By late 2001, as the tech boom tapered off, the unemployment rate shot up to 6%, representing just under 9 million people seeking jobs. The unemployment rate was very low, at about 4.5%, during most of 2007. (Unemployment has been quite low when compared to most of the past 60 years.)
Meanwhile, tens of millions of Baby Boomers are set to retire and leave the job market—this will make prospects more promising for younger workers.
In order to compete effectively in today’s job market, one of the most important things you can do is arm yourself with knowledge. It is vital for the knowledgeable job seeker to use the best reference tools possible in order to seek out employers that offer a reasonable balance of financial stability, coupled with opportunities for advancement and monetary incentives. Excellent job opportunities exist if you know where to look. Many of America’s most successful firms currently need multitudes of new employees.
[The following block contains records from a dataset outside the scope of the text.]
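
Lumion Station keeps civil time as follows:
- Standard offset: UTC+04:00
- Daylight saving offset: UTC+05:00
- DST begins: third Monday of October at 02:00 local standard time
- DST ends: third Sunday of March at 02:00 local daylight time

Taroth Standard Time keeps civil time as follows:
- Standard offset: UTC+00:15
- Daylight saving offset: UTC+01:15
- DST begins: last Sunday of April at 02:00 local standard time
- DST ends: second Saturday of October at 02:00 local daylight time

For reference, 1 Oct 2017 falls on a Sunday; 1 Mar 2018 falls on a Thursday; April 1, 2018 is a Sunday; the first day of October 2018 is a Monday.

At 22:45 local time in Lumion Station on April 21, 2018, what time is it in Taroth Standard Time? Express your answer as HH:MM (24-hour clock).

19:00

1 October 2017 is a Sunday, so the first Monday is October 2 and the third is October 16.
1 March 2018 is a Thursday, so the first Sunday is March 4 and the third is March 18.
April 21, 2018 does not fall between 16 October 2017 and 18 March 2018, so daylight saving is not in effect and Lumion Station is at UTC+04:00.
22:45 Lumion Station − 4h = 18:45 UTC.
1 April 2018 is a Sunday, so Sundays fall on 1, 8, 15, 22, 29; the last is April 29.
1 October 2018 is a Monday, so the first Saturday is October 6 and the second is October 13.
At the standard offset (UTC+00:15), 18:45 UTC + 0h15m = 19:00 Taroth Standard Time standard time.
Daylight saving runs 29 April – 13 October; the standard-time date in Taroth Standard Time, April 21, 2018, is outside that window, so Taroth Standard Time is on standard time at UTC+00:15.
18:45 UTC + 0h15m = 19:00 Taroth Standard Time.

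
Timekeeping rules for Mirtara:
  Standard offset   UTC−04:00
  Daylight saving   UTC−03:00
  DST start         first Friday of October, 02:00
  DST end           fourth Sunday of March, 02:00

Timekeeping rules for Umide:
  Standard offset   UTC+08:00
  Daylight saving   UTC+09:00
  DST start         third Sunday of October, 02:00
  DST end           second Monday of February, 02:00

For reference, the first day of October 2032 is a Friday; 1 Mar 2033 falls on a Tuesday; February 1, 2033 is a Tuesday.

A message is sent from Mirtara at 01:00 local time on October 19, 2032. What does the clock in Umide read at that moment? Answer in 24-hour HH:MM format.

13:00

1 October 2032 is a Friday, so the first Friday is October 1.
1 March 2033 is a Tuesday, so the first Sunday is March 6 and the fourth is March 27.
October 19, 2032 falls between 1 October 2032 and 27 March 2033, so daylight saving is in effect and Mirtara is at UTC−03:00.
01:00 Mirtara + 3h = 04:00 UTC.
1 October 2032 is a Friday, so the first Sunday is October 3 and the third is October 17.
1 February 2033 is a Tuesday, so the first Monday is February 7 and the second is February 14.
At the standard offset (UTC+08:00), 04:00 UTC + 8h = 12:00 Umide standard time.
Daylight saving runs 17 October 2032 – 14 February 2033; the standard-time date in Umide, October 19, 2032, is inside that window, so Umide is at UTC+09:00.
04:00 UTC + 9h = 13:00 Umide.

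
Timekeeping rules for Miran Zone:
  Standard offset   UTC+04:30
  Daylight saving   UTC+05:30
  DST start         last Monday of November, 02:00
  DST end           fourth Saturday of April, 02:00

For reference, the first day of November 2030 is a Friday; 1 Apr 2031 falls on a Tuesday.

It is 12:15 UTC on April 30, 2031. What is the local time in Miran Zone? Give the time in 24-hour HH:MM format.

1 November 2030 is a Friday, so Mondays fall on 4, 11, 18, 25; the last is November 25.
1 April 2031 is a Tuesday, so the first Saturday is April 5 and the fourth is April 26.
At the standard offset (UTC+04:30), 12:15 UTC + 4h30m = 16:45 Miran Zone standard time.
Daylight saving runs 25 November 2030 – 26 April 2031; the standard-time date in Miran Zone, April 30, 2031, is outside that window, so Miran Zone is on standard time at UTC+04:30.
12:15 UTC + 4h30m = 16:45 local.

16:45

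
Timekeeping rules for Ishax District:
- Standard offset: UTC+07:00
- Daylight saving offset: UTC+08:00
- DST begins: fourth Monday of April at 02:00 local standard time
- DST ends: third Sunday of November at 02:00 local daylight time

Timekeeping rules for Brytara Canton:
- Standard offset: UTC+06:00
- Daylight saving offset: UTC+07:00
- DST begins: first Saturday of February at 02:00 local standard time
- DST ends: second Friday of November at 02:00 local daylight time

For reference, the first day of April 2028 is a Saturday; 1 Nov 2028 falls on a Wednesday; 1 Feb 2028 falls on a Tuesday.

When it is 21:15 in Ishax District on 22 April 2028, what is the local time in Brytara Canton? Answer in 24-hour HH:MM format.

21:15

1 April 2028 is a Saturday, so the first Monday is April 3 and the fourth is April 24.
1 November 2028 is a Wednesday, so the first Sunday is November 5 and the third is November 19.
22 April 2028 is outside the daylight-saving period (24 April – 19 November), so Ishax District is on standard time, UTC+07:00.
21:15 Ishax District − 7h = 14:15 UTC.
1 February 2028 is a Tuesday, so the first Saturday is February 5.
1 November 2028 is a Wednesday, so the first Friday is November 3 and the second is November 10.
At the standard offset (UTC+06:00), 14:15 UTC + 6h = 20:15 Brytara Canton standard time.
The standard-time date in Brytara Canton, 22 April 2028, falls between 5 February and 10 November, so daylight saving is in effect and Brytara Canton is at UTC+07:00.
14:15 UTC + 7h = 21:15 Brytara Canton.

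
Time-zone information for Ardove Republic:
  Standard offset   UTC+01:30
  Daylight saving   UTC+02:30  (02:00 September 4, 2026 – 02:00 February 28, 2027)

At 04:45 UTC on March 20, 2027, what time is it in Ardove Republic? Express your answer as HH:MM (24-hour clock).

At the standard offset (UTC+01:30), 04:45 UTC + 1h30m = 06:15 Ardove Republic standard time.
Daylight saving runs 4 September 2026 – 28 February 2027; the standard-time date in Ardove Republic, March 20, 2027, is outside that window, so Ardove Republic is on standard time at UTC+01:30.
04:45 UTC + 1h30m = 06:15 local.

06:15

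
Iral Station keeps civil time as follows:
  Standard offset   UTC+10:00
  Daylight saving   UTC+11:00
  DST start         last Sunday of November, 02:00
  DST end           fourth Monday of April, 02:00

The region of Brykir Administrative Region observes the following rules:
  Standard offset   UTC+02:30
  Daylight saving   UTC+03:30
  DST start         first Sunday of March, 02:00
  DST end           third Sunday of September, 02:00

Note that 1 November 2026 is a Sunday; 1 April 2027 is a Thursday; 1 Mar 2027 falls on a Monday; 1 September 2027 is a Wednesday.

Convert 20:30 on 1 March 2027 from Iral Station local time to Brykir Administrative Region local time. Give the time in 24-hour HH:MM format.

1 November 2026 is a Sunday, so Sundays fall on 1, 8, 15, 22, 29; the last is November 29.
1 April 2027 is a Thursday, so the first Monday is April 5 and the fourth is April 26.
1 March 2027 lies within the daylight-saving period (29 November 2026 – 26 April 2027), so Iral Station is on daylight time, UTC+11:00.
20:30 Iral Station − 11h = 09:30 UTC.
1 March 2027 is a Monday, so the first Sunday is March 7.
1 September 2027 is a Wednesday, so the first Sunday is September 5 and the third is September 19.
At the standard offset (UTC+02:30), 09:30 UTC + 2h30m = 12:00 Brykir Administrative Region standard time.
The standard-time date in Brykir Administrative Region, 1 March 2027, is outside the daylight-saving period (7 March – 19 September), so Brykir Administrative Region is on standard time, UTC+02:30.
09:30 UTC + 2h30m = 12:00 Brykir Administrative Region.

12:00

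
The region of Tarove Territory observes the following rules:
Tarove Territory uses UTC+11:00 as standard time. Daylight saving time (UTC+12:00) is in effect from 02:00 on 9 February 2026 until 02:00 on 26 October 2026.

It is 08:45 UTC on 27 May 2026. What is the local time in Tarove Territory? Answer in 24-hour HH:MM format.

At the standard offset (UTC+11:00), 08:45 UTC + 11h = 19:45 Tarove Territory standard time.
The standard-time date in Tarove Territory, 27 May 2026, falls between 9 February and 26 October, so daylight saving is in effect and Tarove Territory is at UTC+12:00.
08:45 UTC + 12h = 20:45 local.

20:45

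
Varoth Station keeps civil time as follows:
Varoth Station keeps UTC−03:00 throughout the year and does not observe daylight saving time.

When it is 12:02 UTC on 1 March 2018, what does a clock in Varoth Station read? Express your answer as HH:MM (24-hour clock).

09:02

Varoth Station has no daylight saving, so its offset is UTC−03:00 year-round.
12:02 UTC − 3h = 09:02 local.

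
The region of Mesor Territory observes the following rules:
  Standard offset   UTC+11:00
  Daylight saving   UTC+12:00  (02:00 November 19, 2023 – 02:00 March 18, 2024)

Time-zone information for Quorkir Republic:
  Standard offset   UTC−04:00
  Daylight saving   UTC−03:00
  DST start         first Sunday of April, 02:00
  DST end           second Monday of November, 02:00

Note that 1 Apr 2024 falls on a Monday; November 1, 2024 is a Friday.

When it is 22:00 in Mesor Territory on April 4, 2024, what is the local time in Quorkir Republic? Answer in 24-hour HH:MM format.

April 4, 2024 does not fall between 19 November 2023 and 18 March 2024, so daylight saving is not in effect and Mesor Territory is at UTC+11:00.
22:00 Mesor Territory − 11h = 11:00 UTC.
1 April 2024 is a Monday, so the first Sunday is April 7.
1 November 2024 is a Friday, so the first Monday is November 4 and the second is November 11.
At the standard offset (UTC−04:00), 11:00 UTC − 4h = 07:00 Quorkir Republic standard time.
The standard-time date in Quorkir Republic, April 4, 2024, is outside the daylight-saving period (7 April – 11 November), so Quorkir Republic is on standard time, UTC−04:00.
11:00 UTC − 4h = 07:00 Quorkir Republic.

07:00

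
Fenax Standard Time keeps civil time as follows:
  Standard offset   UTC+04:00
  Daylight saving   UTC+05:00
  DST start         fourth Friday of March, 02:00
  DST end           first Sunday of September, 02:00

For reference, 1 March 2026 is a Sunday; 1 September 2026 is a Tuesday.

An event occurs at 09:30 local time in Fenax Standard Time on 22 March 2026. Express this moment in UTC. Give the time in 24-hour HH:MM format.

1 March 2026 is a Sunday, so the first Friday is March 6 and the fourth is March 27.
1 September 2026 is a Tuesday, so the first Sunday is September 6.
22 March 2026 is outside the daylight-saving period (27 March – 6 September), so Fenax Standard Time is on standard time, UTC+04:00.
09:30 local − 4h = 05:30 UTC.

05:30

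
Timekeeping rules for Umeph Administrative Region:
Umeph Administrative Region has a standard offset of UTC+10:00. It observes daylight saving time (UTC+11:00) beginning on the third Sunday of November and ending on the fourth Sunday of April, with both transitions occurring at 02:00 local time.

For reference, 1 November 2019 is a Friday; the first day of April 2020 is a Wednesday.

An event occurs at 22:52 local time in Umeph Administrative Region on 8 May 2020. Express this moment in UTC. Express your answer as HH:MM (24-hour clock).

1 November 2019 is a Friday, so the first Sunday is November 3 and the third is November 17.
1 April 2020 is a Wednesday, so the first Sunday is April 5 and the fourth is April 26.
8 May 2020 is outside the daylight-saving period (17 November 2019 – 26 April 2020), so Umeph Administrative Region is on standard time, UTC+10:00.
22:52 local − 10h = 12:52 UTC.

12:52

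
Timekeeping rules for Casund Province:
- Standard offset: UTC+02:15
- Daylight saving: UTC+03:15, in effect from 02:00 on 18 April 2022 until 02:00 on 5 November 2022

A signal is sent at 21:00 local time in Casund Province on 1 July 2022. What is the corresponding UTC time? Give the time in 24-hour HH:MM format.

17:45

Daylight saving runs 18 April – 5 November; 1 July 2022 is inside that window, so Casund Province is at UTC+03:15.
21:00 local − 3h15m = 17:45 UTC.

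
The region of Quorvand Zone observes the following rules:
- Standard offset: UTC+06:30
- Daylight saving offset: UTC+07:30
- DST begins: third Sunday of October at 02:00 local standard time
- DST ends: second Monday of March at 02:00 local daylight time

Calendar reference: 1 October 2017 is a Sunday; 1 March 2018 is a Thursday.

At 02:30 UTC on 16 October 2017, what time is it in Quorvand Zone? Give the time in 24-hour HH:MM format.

10:00

1 October 2017 is a Sunday, so the first Sunday is October 1 and the third is October 15.
1 March 2018 is a Thursday, so the first Monday is March 5 and the second is March 12.
At the standard offset (UTC+06:30), 02:30 UTC + 6h30m = 09:00 Quorvand Zone standard time.
The standard-time date in Quorvand Zone, 16 October 2017, lies within the daylight-saving period (15 October 2017 – 12 March 2018), so Quorvand Zone is on daylight time, UTC+07:30.
02:30 UTC + 7h30m = 10:00 local.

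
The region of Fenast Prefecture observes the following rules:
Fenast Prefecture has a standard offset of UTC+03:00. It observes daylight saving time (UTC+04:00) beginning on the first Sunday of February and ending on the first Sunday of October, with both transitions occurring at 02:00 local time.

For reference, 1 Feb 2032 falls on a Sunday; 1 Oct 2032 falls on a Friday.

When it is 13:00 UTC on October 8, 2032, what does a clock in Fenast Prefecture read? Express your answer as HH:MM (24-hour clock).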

For example, health care continues to create hundreds of thousands of job openings yearly. There is a critical shortage of nurses and other health care specialists. Biotechnology leaders will greatly expand their businesses. Thousands of additional companies, in technical and non-technical sectors, will need large numbers of new hires. In particular, companies that offer products or services that save time and/or money will prosper—for example, many types of discount retailers, along with companies that offer services that help businesses operate more efficiently. Meanwhile, large companies that are not increasing their overall numbers of employees will be hiring on a regular basis due to normal attrition—that is, the loss of employees due to retirement, relocation or other personal circumstances.
Only about one-third of newly-created jobs will be at major employers. Much of America’s employment growth will stem from small to mid-size firms.